Cast: Antonio Banderas, Elena Anaya, Marisa Paredes, Jan Cornet, Roberto Alamo, Blanca Suarez
Rating: (R16)
Three stars (out of five)
If you are a fan of foreign films you sit up and pay attention when you hear that Antonio Banderas will be returning to his native tongue and starring in a film by Pedro Almodovar, the Spanish director who set him on his road to international stardom. The Skin I Live In (Rialto) is certainly nothing like his recent roles in Hollywood.
Here he swaps Latin lover for mad scientist. He is Robert Ledgard, a surgeon with an unusual family background and a run of recent tragedies, which see him lose his wife and his only child. Emotionally numb he turns to medical experimentation. The creation of a superior type of skin able to repel insect bites and withstand burning is his intention. But he steps outside the boundaries of medical ethics by splicing pig and human DNA to achieve it.

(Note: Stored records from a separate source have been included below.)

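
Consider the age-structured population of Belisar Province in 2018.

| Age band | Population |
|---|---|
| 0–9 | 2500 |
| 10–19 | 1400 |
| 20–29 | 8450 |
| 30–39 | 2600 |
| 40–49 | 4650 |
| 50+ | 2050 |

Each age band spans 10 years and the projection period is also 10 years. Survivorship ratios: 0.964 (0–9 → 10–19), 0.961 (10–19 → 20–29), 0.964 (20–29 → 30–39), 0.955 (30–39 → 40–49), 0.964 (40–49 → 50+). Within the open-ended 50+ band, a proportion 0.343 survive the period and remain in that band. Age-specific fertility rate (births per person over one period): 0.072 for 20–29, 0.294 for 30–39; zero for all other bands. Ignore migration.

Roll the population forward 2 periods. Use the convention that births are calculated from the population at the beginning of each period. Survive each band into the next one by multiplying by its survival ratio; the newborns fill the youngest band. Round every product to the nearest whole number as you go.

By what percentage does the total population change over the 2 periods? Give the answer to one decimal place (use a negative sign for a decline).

-10.5

After projecting period 1:
Births: 8450 * 0.072 = 608, 2600 * 0.294 = 764 ⇒ total 1372
10–19: 2500 * 0.964 = 2410
20–29: 1400 * 0.961 = 1345
30–39: 8450 * 0.964 = 8146
40–49: 2600 * 0.955 = 2483
50+: 4650 * 0.964 + 2050 * 0.343 = 4483 + 703 = 5186
→ [1372, 2410, 1345, 8146, 2483, 5186]
After projecting period 2:
Births: 1345 * 0.072 = 97, 8146 * 0.294 = 2395 ⇒ total 2492
10–19: 1372 * 0.964 = 1323
20–29: 2410 * 0.961 = 2316
30–39: 1345 * 0.964 = 1297
40–49: 8146 * 0.955 = 7779
50+: 2483 * 0.964 + 5186 * 0.343 = 2394 + 1779 = 4173
→ [2492, 1323, 2316, 1297, 7779, 4173]
Total: 21650 → 19380; change = -2270; percentage change = -10.5%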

Ledgard then really goes for broke by imprisoning his own human lab rat and upgrading her bit by bit with the wonderful new skin.
As the experiment continues he loses his scientific detachment.

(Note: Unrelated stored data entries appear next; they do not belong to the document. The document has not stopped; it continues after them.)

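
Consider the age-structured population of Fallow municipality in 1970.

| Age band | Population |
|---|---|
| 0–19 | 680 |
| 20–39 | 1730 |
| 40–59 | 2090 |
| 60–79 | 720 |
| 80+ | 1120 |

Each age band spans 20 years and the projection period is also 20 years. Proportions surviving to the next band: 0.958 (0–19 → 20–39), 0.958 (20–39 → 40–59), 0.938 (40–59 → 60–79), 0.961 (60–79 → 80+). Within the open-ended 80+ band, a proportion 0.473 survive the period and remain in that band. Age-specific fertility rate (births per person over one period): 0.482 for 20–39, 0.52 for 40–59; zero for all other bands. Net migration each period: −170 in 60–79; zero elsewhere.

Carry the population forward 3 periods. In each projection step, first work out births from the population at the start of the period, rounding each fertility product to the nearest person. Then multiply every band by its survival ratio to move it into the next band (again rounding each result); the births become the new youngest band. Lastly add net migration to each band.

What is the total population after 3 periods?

Let band 1 be 0–19 through band 5 = 80+.
Period 1.
Births: 1730 * 0.482 = 834  |  2090 * 0.52 = 1087 → 1921
Band 2: 680 * 0.958 = 651
Band 3: 1730 * 0.958 = 1657
Band 4: 2090 * 0.938 = 1960
Band 5: 720 * 0.961 + 1120 * 0.473 = 692 + 530 = 1222
Net migration: Band 4 − 170 → 1790
End of period: [1921, 651, 1657, 1790, 1222]
Period 2.
Births: 651 * 0.482 = 314  |  1657 * 0.52 = 862 → 1176
Band 2: 1921 * 0.958 = 1840
Band 3: 651 * 0.958 = 624
Band 4: 1657 * 0.938 = 1554
Band 5: 1790 * 0.961 + 1222 * 0.473 = 1720 + 578 = 2298
Net migration: Band 4 − 170 → 1384
End of period: [1176, 1840, 624, 1384, 2298]
Period 3.
Births: 1840 * 0.482 = 887  |  624 * 0.52 = 324 → 1211
Band 2: 1176 * 0.958 = 1127
Band 3: 1840 * 0.958 = 1763
Band 4: 624 * 0.938 = 585
Band 5: 1384 * 0.961 + 2298 * 0.473 = 1330 + 1087 = 2417
Net migration: Band 4 − 170 → 415
End of period: [1211, 1127, 1763, 415, 2417]
Total after period 3: 1211 + 1127 + 1763 + 415 + 2417 = 6933

6933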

Whatever his intention at the start, by the time Vera (Elena Anaya) has a new skin she has become his perfect woman. But the mysterious Vera is not the docile creature she is at pains to appear. She too has a secret.
• Best thing: Almodovar is known for his love of over-the-top plotting but The Skin I Live In has enough crazy plot twists to keep you talking for weeks.
• Worst thing: This is not for the squeamish. Some of the medical procedures outlined have caused people to faint.
• See it with: An Almodovar aficionado.